Langobardisaurus pandolfii (Renesto 1994a) Norian, Late Triassic ~ 210mya, ~15 cm in length was derived from Macrocnemus and was a sister to Tanytrachelos and Tanystropheus.
Distinct from Macrocnemus, the skull of Langobardisaurus was shorter and dominated by a huge orbit. The upper temporal bar bisected the orbit and the posterior cranium was depressed. The procumbent premaxillary teeth were transformed into a narrow rake-like configuration. The posterior teeth were broader and multi-cusped, as in the smaller Tanystropheus.

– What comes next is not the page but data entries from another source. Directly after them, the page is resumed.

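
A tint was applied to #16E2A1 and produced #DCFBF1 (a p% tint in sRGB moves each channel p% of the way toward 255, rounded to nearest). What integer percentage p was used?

85%

#16E2A1 is rgb(22, 226, 161); #DCFBF1 is rgb(220, 251, 241).
On the R channel (widest range): 220 ≈ 22 + (p/100)(255 − 22), so p ≈ 100×(220 − 22)/(255 − 22) = 19800/233 = 84.98.
p = 85 reproduces all three channels after rounding.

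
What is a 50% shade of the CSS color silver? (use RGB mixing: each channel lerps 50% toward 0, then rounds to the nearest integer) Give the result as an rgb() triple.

CSS silver is rgb(192, 192, 192).
Per channel, c → c + 0.5(0 − c):
  R: 192 − 96 = 96 → 96
  G: 192 − 96 = 96 → 96
  B: 192 + 0.5×(0−192) = 192 − 96 = 96 → 96

rgb(96, 96, 96)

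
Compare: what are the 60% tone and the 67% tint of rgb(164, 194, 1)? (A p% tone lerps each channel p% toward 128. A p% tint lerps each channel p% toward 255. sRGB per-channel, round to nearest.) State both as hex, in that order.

60% tone:
  R: 164 − 21.6 = 142.4 → 142
  G: 194 + 0.6×(128−194) = 194 − 39.6 = 154.4 → 154
  B: 1 + 0.6×(128−1) = 1 + 76.2 = 77.2 → 77
  → #8e9a4d
67% tint:
  R: 164 + 0.67×(255−164) = 164 + 60.97 = 224.97 → 225
  G: 194 + 0.67×(255−194) = 194 + 40.87 = 234.87 → 235
  B: 1 + 170.18 = 171.18 → 171
  → #e1ebab

#8e9a4d, #e1ebab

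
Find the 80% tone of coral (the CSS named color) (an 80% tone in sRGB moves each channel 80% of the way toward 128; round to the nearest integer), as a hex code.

#998076

CSS coral is rgb(255, 127, 80).
An 80% tone moves each channel 80% toward 128:
  R: 255 + 0.8×(128−255) = 255 − 101.6 = 153.4 → 153
  G: 127 + 0.8 = 127.8 → 128
  B: 80 + 0.8×(128−80) = 80 + 38.4 = 118.4 → 118
rgb(153, 128, 118) = #998076.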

The cervical series was longer and more gracile, but still composed of eight vertebrae. Eleven caudals bore transverse processes. The tail tip is unknown, but rapid dimunition suggests a short caudal series.
The scapula and coracoid were relatively smaller. The scapula was strap-like. The manus was relatively smaller with shorter digits.
The ilium was elongated both anteriorly and posteriorly. The ischium was narrow proximally. The pedal digits were shorter. Digits II-IV were the same length. Pedal 5.1 was greatly elongated and extended nearly to the distal end of metacarpal IV. Pedal 5.4 extended as far as p3.4.
With a cropping muzzle, grinding, slicing teeth, a high coronoid and the ability to rise on their hind legs and reach high places with their long necks, it appears possible that the langobardisaurs were the only plant-eating macrocnemids. Occasional biepdal locomotion appears possible (Renesto, Dalla Vecchia & Peters 2002).